In computer security, proof of secure erasure (PoSE) or proof of erasure is a remote attestation protocol, by which an embedded device proves to a verifying party, that it has just erased (overwritten) all its writable memory. The purpose is to make sure that no malware remains in the device. After that typically a new software is installed into the device.

== Overview ==
The verifying party may be called the verifier, the device being erased the prover.
The verifier must know the device's writable memory size from a trusted source and the device must not be allowed to communicate with other parties during execution of the protocol, which proceeds as follows. The verifier constructs a computational problem, which cannot be solved (in reasonable time or at all) using less than the specified amount of memory, and sends it to the device. The device responds with the solution and the verifier checks its correctness.

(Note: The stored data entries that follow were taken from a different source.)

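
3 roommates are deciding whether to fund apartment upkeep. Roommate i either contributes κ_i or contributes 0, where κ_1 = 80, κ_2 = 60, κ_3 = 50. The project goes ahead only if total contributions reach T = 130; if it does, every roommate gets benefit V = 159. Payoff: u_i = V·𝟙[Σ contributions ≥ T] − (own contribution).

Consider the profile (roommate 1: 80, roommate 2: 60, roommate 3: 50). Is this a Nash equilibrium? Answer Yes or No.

No

Total = 190 ≥ 130: provided.
Roommate 1 (pledges 80, payoff 79): dropping to 0 → total 110, payoff 0. No gain.
Roommate 2 (pledges 60, payoff 99): dropping to 0 → total 130, payoff 159. Profitable deviation.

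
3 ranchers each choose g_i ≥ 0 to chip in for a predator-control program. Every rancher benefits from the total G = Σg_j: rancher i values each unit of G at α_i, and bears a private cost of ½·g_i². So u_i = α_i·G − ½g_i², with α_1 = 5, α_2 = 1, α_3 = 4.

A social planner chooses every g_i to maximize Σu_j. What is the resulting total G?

30

Planner FOC: ∂(Σu_j)/∂g_i = (Σα_j) − g_i = 0, so g_i^SO = Σα_j = 10 for every i; G^SO = 30.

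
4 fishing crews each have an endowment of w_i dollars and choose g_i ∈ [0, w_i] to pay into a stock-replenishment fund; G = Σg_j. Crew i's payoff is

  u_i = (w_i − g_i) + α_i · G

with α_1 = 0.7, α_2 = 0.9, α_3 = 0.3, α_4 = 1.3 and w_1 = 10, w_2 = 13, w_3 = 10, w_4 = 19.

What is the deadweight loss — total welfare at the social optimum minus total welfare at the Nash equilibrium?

∂u_i/∂g_i = α_i − 1, so crew i contributes w_i if α_i > 1, else 0.
α_i > 1 for i ∈ {4}; NE contributions (0, 0, 0, 19), G = 19.
W^NE = Σw_i − G^NE + (Σα_i)·G^NE = 52 + 2.2·19 = 93.8.
Planner: ∂(Σu_j)/∂g_i = Σα_j − 1 = 2.2 > 0, so everyone contributes w_i; G^SO = 52, W^SO = 52 + 2.2·52 = 166.4.
Deadweight loss = 72.6.

72.6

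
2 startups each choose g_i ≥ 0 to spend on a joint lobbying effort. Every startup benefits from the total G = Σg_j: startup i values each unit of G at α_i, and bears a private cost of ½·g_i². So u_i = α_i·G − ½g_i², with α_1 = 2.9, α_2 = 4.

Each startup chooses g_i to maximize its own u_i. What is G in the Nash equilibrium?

6.9

Startup i's FOC: ∂u_i/∂g_i = α_i − g_i = 0, so g_i* = α_i.
NE contributions = (2.9, 4); G = 6.9.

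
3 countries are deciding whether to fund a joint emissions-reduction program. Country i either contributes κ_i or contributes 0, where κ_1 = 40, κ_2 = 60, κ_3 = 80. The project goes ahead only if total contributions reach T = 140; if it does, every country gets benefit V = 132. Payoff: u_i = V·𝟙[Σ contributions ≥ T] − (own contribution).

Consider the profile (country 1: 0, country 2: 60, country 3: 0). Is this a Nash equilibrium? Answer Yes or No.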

== Protocol constructions ==

=== Naive approach ===
In the simplest implementation the verifier sends a random message as large as the device's memory to the device, which is expected to store it. After the device has received the complete message, it is required to send it back. Security of this approach is obvious, but it includes transfer of a huge amount of data (twice the size of the device's memory).

This can be halved if the device responds with just a hash of the message. To prevent the device from computing it on the fly without actually storing the message, the hash function is parametrized by a random value sent to the device after the message.

=== Communication-efficient constructions ===
Avoiding the huge data transfer requires a suitable (as stated in Overview) computational problem, whose description is short. Dziembowski et al. achieve this by constructing what they call an (m − δ, ε)-uncomputable hash function, which can be computed in quadratic time using memory of size m, but with memory of size m − δ it can be computed with at most a negligible probability ε.

=== Communication- and time-efficient constructions ===
Karvelas and Kiayias claim to have designed the first PoSE with quasilinear time and sublinear communication complexity.

== Relation to proof of space ==
Proof of space is a protocol similar to proof of secure erasure in that both require the prover to dedicate a specific amount of memory to convince the verifier. Nevertheless, there are important differences in their design considerations.

Because the purpose of proof of space is similar to proof of work, the verifier's time complexity must be very small. While such property may be useful for proof of secure erasure as well, it is not fundamental to its usefulness.

Proof of secure erasure on the other hand requires the prover to be unable to convince the verifier using less than the specified amount of memory. Even this may be useful for the other protocol, however proof of space is not harmed if the prover may succeed even with significantly less space.